Une journée de milieu de semaine, tout le prévu est annulé, une chose après l’autre, mais tant pis, peut-être même tant mieux, j’en profite pour prendre enfin le temps du rien, pour travailler un peu et respecter les échéances, je joue avec les chats, je lis Eric Pessan. Le garçon d’à côté me rejoint tard. Nous avons tous les deux nos tendances hyperactives, nos envies, nos toujours plus. Mais nous apprenons, je crois, peu à peu, à ralentir.

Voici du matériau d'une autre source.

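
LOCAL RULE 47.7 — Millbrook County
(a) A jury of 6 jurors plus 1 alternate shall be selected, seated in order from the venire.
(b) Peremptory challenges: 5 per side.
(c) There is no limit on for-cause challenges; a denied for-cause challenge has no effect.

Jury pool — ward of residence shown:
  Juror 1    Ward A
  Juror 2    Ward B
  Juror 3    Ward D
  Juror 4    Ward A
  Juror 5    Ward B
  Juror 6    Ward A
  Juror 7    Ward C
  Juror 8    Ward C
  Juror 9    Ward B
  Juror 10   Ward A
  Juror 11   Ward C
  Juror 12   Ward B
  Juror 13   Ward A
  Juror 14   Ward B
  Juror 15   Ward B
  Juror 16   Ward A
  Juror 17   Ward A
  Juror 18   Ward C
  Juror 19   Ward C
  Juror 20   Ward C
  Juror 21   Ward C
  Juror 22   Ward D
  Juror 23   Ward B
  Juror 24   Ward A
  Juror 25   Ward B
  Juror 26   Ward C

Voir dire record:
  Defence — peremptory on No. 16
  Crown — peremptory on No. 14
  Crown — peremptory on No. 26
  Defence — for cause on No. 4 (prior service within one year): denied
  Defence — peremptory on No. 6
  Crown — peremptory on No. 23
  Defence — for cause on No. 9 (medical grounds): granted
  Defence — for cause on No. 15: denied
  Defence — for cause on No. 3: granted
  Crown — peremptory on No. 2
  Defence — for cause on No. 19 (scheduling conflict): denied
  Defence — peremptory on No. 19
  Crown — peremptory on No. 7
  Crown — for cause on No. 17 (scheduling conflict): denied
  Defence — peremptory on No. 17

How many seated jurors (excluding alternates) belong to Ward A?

3

Removed: #2, #3, #6, #7, #9, #14, #16, #17, #19, #23, #26.
Seated jurors 1–6: #1, #4, #5, #8, #10, #11 (alternates #12 not counted).
Of those, in Ward A: #1, #4, #10 → 3.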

Alors nous n’allons pas à la soirée loup-garou au bas de chez moi, nous préférons rester dans le radeau de la baie, l’un contre l’autre à nous endormir tôt, parce qu’avec toi, même le repos, c’est bien.

Il y a les mails de ma sœur euphorique de repartir pour l’autre bout du monde, les frites du réconfort avec Hanneton un soir et nous deux grelottantes dans un bus qui nous ramène à Schaerbeek après tous les mots, la machine à bulles de C. que nous essayons de faire marcher, une heure du thé qui en dure deux avec L. et les bières plus tard avec A. et tous les rires aux larmes et toutes les connivences, le départ de C. pour le Mexique et les notes sur la mélodie des choses de Rilke que je lui offre, cette soirée pleine de vie dans mon ancien-ancien appartement, les factures que je demande et qui me rappellent tellement le Kirghizstan et les courses en taxi dans la capitale.

Alors soudain je repense à cette chanson écoutée dans le marchroutka qui me ramenait de Batkhen. Et ça me frappe, je n’ai pas de nuits fauves comme promis, non, mais j’ai des nuits foam, c’est encore mieux, des nuits foam au radeau de l’écume et aux draps de la même couleur que le ciel le matin avant que ce ne soit le matin pour de bon – un violet qui défie toutes nos étrangetés et apaise mes respirations.